Of course, that isn’t something we can always control. American author Steven Kotler, who wrote a book about peak human performance, has admitted that, as much as we’ve learned about its biological correlates and mental benefits, “flow is still a happy accident when it happens. All we can do is make you more accident-prone.”

And, as Moneta warns, flow can be exhausting. The work involved in completing a big project involves a lot more than the ecstatic, if preternaturally productive, periods of flow. To get to the finish line of a task, it’s just as important to slog through the boring parts and push through the uncomfortably difficult ones.

Mindfulness matters

If you’re struggling to achieve flow – or just worn out by its intensity – you might aim for mindfulness instead. Think of mindfulness as a more accessible cousin of flow.

“The concepts are very similar,” says Ellen Langer, a psychology professor at Harvard who has written several books on mindfulness, creativity and belief. “The major difference is that mindfulness is a state of mind that is available to everybody virtually all the time. It’s not an unusual thing.”

Almost any activity can be done mindfully – no yoga or meditation necessary (Credit: Alamy)

Almost any activity can be done mindfully – no yoga or meditation necessary (Credit: Alamy)

Mindfulness confers many of the same benefits as flow, she says:

“When people are mindful, their blood pressure comes down. All the physiological signs indicate greater wellbeing. People see you as charismatic. You’re healthier, you’re happier, your relationships are better. The things you produce are better. We have symphony musicians performing mindfully or in their typical state (over-rehearsed and mindless). We play those pieces for people who don’t know anything about the study. Close to 90% prefer the mindfully played piece.”

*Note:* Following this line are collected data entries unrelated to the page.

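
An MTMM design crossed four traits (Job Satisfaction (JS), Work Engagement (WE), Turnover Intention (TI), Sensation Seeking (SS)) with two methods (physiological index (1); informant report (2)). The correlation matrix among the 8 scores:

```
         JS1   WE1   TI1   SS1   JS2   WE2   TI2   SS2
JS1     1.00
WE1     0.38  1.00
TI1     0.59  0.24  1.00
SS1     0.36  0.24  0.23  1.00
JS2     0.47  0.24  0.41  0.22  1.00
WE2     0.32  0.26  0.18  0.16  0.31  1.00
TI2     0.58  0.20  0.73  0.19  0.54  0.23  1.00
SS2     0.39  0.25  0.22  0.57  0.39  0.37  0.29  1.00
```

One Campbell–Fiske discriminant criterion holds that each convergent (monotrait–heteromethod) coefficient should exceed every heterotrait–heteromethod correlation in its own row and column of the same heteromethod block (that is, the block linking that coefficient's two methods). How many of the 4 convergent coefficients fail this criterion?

2

Convergent coefficients and their comparison sets:
JS (methods 1·2): 0.47 vs {0.32, 0.24, 0.58, 0.41, 0.39, 0.22} → fail.
WE (methods 1·2): 0.26 vs {0.24, 0.32, 0.20, 0.18, 0.25, 0.16} → fail.
TI (methods 1·2): 0.73 vs {0.41, 0.58, 0.18, 0.20, 0.22, 0.19} → pass.
SS (methods 1·2): 0.57 vs {0.22, 0.39, 0.16, 0.25, 0.19, 0.22} → pass.
2 of 4 fail.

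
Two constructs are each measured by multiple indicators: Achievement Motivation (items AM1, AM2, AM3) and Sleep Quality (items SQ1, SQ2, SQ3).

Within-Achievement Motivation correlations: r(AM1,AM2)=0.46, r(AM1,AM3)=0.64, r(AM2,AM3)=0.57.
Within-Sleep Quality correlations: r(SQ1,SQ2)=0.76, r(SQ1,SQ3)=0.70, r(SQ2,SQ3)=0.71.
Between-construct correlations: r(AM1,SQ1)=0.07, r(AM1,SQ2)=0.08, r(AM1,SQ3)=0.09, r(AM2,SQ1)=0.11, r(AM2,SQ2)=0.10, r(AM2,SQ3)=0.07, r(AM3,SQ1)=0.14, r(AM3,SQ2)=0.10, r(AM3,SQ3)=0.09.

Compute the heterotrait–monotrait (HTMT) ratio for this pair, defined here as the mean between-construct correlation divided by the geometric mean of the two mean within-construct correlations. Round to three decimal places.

Between-construct mean = 0.85/9 = 0.0944.
Mean within-AM = 1.67/3 = 0.5567; mean within-SQ = 2.17/3 = 0.7233.
Geometric mean = √(0.5567 × 0.7233) = 0.6346.
HTMT = 0.0944 / 0.6346 = 0.149.

0.149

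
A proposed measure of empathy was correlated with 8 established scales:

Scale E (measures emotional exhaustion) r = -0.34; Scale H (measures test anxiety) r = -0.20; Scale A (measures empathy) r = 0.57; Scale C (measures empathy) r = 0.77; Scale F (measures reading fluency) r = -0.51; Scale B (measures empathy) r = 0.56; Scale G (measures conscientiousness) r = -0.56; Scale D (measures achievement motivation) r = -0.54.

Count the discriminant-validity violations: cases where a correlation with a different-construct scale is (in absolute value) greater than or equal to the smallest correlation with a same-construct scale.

1

Convergent (same construct = empathy): Scale A, Scale C, Scale B.
Smallest convergent = 0.56. Discriminant |r|: 0.34, 0.20, 0.51, 0.56, 0.54; count ≥ 0.56 → 1.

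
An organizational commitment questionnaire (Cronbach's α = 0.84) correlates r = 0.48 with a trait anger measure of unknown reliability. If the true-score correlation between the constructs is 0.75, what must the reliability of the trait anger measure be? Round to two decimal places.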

Almost any activity can be done mindfully, too – no yoga or meditation necessary.

“Simply say to yourself, ‘What are five new things about this person that I live with, this route that I’m taking home?’. Looking for new in the familiar leads us to be mindful,” says Langer. “If you’re talking to somebody and you think you know what they’re going to say, you barely listen. If you start off recognising that you don’t know, you have a very different attitude. Everything becomes more interesting, and if it’s interesting, it’s naturally engaging.”

Someone once asked me, upon learning that I was a writer, whether I “often experienced flow”. There’s a stereotype that writers and creatives can enter the zone at will – that we sit down at our laptops and the world melts away.

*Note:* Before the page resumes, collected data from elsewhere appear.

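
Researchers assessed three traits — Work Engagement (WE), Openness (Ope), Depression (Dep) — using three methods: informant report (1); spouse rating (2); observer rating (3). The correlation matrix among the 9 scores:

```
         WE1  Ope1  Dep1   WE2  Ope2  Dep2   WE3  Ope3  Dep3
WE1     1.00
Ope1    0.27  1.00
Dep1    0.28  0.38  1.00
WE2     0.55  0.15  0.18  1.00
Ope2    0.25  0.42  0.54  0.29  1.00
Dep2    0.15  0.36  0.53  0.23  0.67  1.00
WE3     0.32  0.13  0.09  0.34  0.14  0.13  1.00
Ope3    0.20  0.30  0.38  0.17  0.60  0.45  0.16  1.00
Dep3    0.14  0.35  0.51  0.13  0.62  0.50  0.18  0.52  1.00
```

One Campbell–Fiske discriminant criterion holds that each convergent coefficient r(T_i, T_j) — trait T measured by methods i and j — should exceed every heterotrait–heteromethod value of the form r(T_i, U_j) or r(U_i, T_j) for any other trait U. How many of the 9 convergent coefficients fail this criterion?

Checking each validity diagonal entry against its comparison values:
WE (methods 1·2): 0.55 vs {0.25, 0.15, 0.15, 0.18} → pass.
WE (methods 1·3): 0.32 vs {0.20, 0.13, 0.14, 0.09} → pass.
WE (methods 2·3): 0.34 vs {0.17, 0.14, 0.13, 0.13} → pass.
Ope (methods 1·2): 0.42 vs {0.15, 0.25, 0.36, 0.54} → fail.
Ope (methods 1·3): 0.30 vs {0.13, 0.20, 0.35, 0.38} → fail.
Ope (methods 2·3): 0.60 vs {0.14, 0.17, 0.62, 0.45} → fail.
Dep (methods 1·2): 0.53 vs {0.18, 0.15, 0.54, 0.36} → fail.
Dep (methods 1·3): 0.51 vs {0.09, 0.14, 0.38, 0.35} → pass.
Dep (methods 2·3): 0.50 vs {0.13, 0.13, 0.45, 0.62} → fail.
5 of 9 fail.

5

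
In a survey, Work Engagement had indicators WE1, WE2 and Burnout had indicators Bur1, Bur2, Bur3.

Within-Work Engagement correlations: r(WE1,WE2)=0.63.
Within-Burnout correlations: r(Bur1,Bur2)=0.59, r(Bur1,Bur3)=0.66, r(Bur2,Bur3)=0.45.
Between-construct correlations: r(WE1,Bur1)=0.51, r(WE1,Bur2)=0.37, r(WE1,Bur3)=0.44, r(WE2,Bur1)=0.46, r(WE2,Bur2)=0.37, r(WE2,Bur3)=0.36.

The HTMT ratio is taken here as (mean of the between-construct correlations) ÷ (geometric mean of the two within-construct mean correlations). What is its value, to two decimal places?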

I’ve been practicing some of the elements of Moneta’s criteria to enter the zone for years. But I can remember accessing a state resembling flow only a few times; the vast majority of the hours I spend writing are closer to a grind than a trance. With any project, there are so many variables I can’t predict. Will my sources respond? Does the information I seek exist? Will someone send me a text starting ‘OMG’ to take me away from my focus? ­Plus, the idea of orchestrating a scenario in which the challenge exceeds my skills by 4% (as Kotler’s formula to enter flow recommends) strikes me as absurd.

Mindfulness, though, is more manageable. I can improve my focus by putting my phone in a drawer; when a task seems overwhelming, I can pause and take a breath. I can’t say it makes me feel transcendent, but I’ll take whatever calm I can get.